This striking odhni, a woman's veil-cloth or head covering, illustrates the high level of design and craftsmanship that is frequently found in the needlework of rural communities in India. Embroidery is a decorative, nonessential part of garment construction, and thus its significance is more acutely related to personal or communal expression. In the Indian tradition, religious significance and tribal identity might be commemorated through embroidered textiles. However, beautifully embellished fabrics without particular coded meanings were also made for everyday use. Worn tucked into the front of the waist, draped over the skirt towards the back and pulled over the head to fall in soft folds around the face and shoulders, the odhni was a regular component of feminine Indian dress and could range from humble and plain to intricately ornamented.

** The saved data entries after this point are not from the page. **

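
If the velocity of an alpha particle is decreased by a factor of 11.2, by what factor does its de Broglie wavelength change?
The wavelength increases by a factor of 11.2.

From λ = h/(mv), the wavelength is inversely proportional to velocity:

λ ∝ 1/v

If v → v/11.2, then λ → 11.2λ

When velocity is decreased by a factor of 11.2, the wavelength increases by a factor of 11.2.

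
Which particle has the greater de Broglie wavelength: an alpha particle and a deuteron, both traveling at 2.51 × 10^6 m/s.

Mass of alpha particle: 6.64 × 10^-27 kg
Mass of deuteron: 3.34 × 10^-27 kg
The deuteron has the longer wavelength.

Using λ = h/(mv), since both particles have the same velocity, the wavelength depends only on mass.

For alpha particle: λ₁ = h/(m₁v) = 3.98 × 10^-14 m
For deuteron: λ₂ = h/(m₂v) = 7.90 × 10^-14 m

Since λ ∝ 1/m at constant velocity, the lighter particle has the longer wavelength.

The deuteron has the longer de Broglie wavelength.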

A splendid example of the latter type of odhni, this piece was made—perhaps as part of a dowry—in the Kutch region of Gujarat, and more specifically in Banni, its remote, northernmost part. This area, which now straddles the borders between India and Pakistan, is famed for its rich and varied embroidery traditions. Much of it is done by women from farming and herding communities for their personal use. Banni embroidery tends to be very finely worked, with tiny stitches on silk or satin, and often incorporates small bits of mirrored glass called shisha. These glimmering discs are thought to have their origins in the use of naturally occurring mica found in the deserts of western India. Radiant patterns are created with the abhala technique which relies on buttonhole stitching to affix the mirror appliqués in place. Though delicate in its execution there is a particular boldness to this odhni; the carefully orchestrated combinations of motifs and the restricted color palette reinforce the graphic strength of the design. At center is a large diamond-shaped medallion of mitered stripes of branching triangles, worked in running stitch; the diamond is broken into four quarters by intersecting rows of shisha. Each corner of the medallion is finished with a lobe of geometric embroidery, studded with shimmering mirrors and encircled with a halo of larger mirror appliqués. Additionally, the entire field of deep rust-colored silk twill, which has a burnished patina, is sprinkled with minute eyelet perforations, clustered in groupings of twelve and five holes in checkerboard formations, all bound with buttonhole stitch and arranged in regularly spaced repeating rows. The embroiderer limited her scheme to four colors of silk thread: garnet red, dull gold, cream, and black. Borders of crimson satin complete this remarkable odhni.


A similar example is in the Victoria & Albert Museum collection (IS 13-1990).